Thursday, November 11, 2010

Not So Common Sense

EDITORIAL THURSDAY 11.11.10.
The federal Attorney General Robert McClelland has released a consultation paper on the draft Family Law Amendment (Family Violence) Bill, which once again tackles the impossible minefield of child custody arrangements. It’s not so long ago that the Howard Government introduced shared parenting measures which were intended to ensure that where possible children of separated couples would have an ongoing relationship with both parents. That law provided for equal joint custody to be used as the starting point for consideration by the court in making its deliberations. It was in principle a good idea, but there have been a number of problems in practice. In some extreme cases, children have died at the hands of violent or unstable fathers after the court insisted on shared custody. But even in less tragic cases, there are difficulties.

One difficulty was the assumption that shared care was supposed to mean that equal joint custody was supposed to be the automatic default, when that was not really the intention of the plan.

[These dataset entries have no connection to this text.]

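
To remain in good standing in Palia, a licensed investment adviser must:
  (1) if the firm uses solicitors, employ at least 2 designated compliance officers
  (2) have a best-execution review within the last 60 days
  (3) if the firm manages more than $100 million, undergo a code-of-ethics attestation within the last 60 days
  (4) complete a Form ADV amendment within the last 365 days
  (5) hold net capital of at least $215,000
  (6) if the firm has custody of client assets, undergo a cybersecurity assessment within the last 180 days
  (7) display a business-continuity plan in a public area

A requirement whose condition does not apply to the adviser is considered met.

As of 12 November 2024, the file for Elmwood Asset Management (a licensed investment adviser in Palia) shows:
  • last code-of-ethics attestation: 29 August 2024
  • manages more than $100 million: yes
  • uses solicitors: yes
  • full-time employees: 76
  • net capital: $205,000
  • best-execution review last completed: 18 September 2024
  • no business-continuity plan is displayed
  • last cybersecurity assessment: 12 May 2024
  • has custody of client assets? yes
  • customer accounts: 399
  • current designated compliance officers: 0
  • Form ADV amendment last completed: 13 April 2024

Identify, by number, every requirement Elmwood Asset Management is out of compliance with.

1. condition 'uses solicitors' holds; designated compliance officers 0 < 2 → not met
2. best-execution review 55 days ago vs limit 60 → met
3. condition 'manages more than $100 million' holds; code-of-ethics attestation 75 days ago vs limit 60 → not met
4. Form ADV amendment 213 days ago vs limit 365 → met
5. net capital $205,000 < $215,000 → not met
6. condition 'has custody of client assets' holds; cybersecurity assessment 184 days ago vs limit 180 → not met
7. business-continuity plan absent → not met
Not met: 1, 3, 5, 6, 7

1, 3, 5, 6, 7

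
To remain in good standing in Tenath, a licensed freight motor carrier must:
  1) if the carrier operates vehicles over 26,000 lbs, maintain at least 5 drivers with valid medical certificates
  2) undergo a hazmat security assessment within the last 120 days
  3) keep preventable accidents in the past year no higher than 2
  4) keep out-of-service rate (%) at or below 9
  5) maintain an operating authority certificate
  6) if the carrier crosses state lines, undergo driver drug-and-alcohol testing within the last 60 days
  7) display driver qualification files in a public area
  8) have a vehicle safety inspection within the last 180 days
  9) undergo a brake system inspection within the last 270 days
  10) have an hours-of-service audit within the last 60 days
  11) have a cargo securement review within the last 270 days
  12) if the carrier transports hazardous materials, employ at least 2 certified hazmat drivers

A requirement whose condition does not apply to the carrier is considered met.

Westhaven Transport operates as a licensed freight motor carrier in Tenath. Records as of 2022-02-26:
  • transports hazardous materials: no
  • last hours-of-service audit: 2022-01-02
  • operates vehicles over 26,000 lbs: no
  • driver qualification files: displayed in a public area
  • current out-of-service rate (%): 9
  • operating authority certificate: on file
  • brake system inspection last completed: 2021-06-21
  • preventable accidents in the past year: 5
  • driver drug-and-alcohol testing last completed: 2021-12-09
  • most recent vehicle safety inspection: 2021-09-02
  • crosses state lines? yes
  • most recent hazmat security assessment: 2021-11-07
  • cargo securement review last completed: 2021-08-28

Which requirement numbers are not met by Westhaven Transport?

3, 6

1. condition 'operates vehicles over 26,000 lbs' does not hold → requirement n/a → met
2. hazmat security assessment 111 days ago vs limit 120 → met
3. preventable accidents in the past year 5 > 2 → not met
4. out-of-service rate (%) 9 ≤ 9 → met
5. operating authority certificate present → met
6. condition 'crosses state lines' holds; driver drug-and-alcohol testing 79 days ago vs limit 60 → not met
7. driver qualification files present → met
8. vehicle safety inspection 177 days ago vs limit 180 → met
9. brake system inspection 250 days ago vs limit 270 → met
10. hours-of-service audit 55 days ago vs limit 60 → met
11. cargo securement review 182 days ago vs limit 270 → met
12. condition 'transports hazardous materials' does not hold → requirement n/a → met
Not met: 3, 6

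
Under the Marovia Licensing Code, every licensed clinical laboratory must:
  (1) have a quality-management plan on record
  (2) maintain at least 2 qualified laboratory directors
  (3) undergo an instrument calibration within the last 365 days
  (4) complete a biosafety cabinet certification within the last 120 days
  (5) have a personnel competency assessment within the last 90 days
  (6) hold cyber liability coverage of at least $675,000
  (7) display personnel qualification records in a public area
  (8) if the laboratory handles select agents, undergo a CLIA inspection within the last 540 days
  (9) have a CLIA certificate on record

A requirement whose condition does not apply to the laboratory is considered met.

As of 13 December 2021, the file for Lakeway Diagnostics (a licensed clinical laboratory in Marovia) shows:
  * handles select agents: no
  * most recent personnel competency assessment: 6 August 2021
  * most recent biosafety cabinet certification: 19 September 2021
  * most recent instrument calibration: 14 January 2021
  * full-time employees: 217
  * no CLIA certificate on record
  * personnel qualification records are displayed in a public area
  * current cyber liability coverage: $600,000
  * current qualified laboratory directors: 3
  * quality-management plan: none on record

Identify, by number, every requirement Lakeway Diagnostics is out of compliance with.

1, 5, 6, 9

1. quality-management plan absent → not met
2. qualified laboratory directors 3 ≥ 2 → met
3. instrument calibration 333 days ago vs limit 365 → met
4. biosafety cabinet certification 85 days ago vs limit 120 → met
5. personnel competency assessment 129 days ago vs limit 90 → not met
6. cyber liability coverage $600,000 < $675,000 → not met
7. personnel qualification records present → met
8. condition 'handles select agents' does not hold → requirement n/a → met
9. CLIA certificate absent → not met
Not met: 1, 5, 6, 9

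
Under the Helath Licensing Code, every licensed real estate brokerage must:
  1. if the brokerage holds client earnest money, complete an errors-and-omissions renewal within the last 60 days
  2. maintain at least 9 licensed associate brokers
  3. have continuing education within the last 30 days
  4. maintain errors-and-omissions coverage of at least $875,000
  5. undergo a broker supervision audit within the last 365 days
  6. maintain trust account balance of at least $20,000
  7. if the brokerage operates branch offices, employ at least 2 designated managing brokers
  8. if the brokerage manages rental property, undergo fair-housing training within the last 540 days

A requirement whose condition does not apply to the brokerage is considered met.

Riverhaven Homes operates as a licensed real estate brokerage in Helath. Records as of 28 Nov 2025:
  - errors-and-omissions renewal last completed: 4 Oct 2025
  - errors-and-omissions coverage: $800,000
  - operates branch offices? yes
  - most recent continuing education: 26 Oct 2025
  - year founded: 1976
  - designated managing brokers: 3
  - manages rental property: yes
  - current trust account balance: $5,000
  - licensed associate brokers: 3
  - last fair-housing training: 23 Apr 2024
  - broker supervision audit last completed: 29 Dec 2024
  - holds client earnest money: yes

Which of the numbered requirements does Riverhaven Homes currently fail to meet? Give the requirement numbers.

1. condition 'holds client earnest money' holds; errors-and-omissions renewal 55 days ago vs limit 60 → met
2. licensed associate brokers 3 < 9 → not met
3. continuing education 33 days ago vs limit 30 → not met
4. errors-and-omissions coverage $800,000 < $875,000 → not met
5. broker supervision audit 334 days ago vs limit 365 → met
6. trust account balance $5,000 < $20,000 → not met
7. condition 'operates branch offices' holds; designated managing brokers 3 ≥ 2 → met
8. condition 'manages rental property' holds; fair-housing training 584 days ago vs limit 540 → not met
Not met: 2, 3, 4, 6, 8

2, 3, 4, 6, 8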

When there is shared custody, there can often be logistical problems with children shuttled back and forth between houses with no sense of having a stable home. The court has been asked to balance the protection of a child’s safety against the presumption that the child should be entitled to a meaningful relationship with both parents, while under the present legislation both aims appear to have equal weighting even if they are in conflict. Under the proposed new laws it would be clear that the protection of the child’s safety should be given greater weight, although you have to wonder why that was not always the case. Interestingly, the new bill stops short of placing “the child’s best interests” as the highest priority, describing the proposal as “radical”. I find it difficult to understand what is so radical about something that should be plain old common sense.

Of course, you know what they say about common sense…. It isn’t actually so common.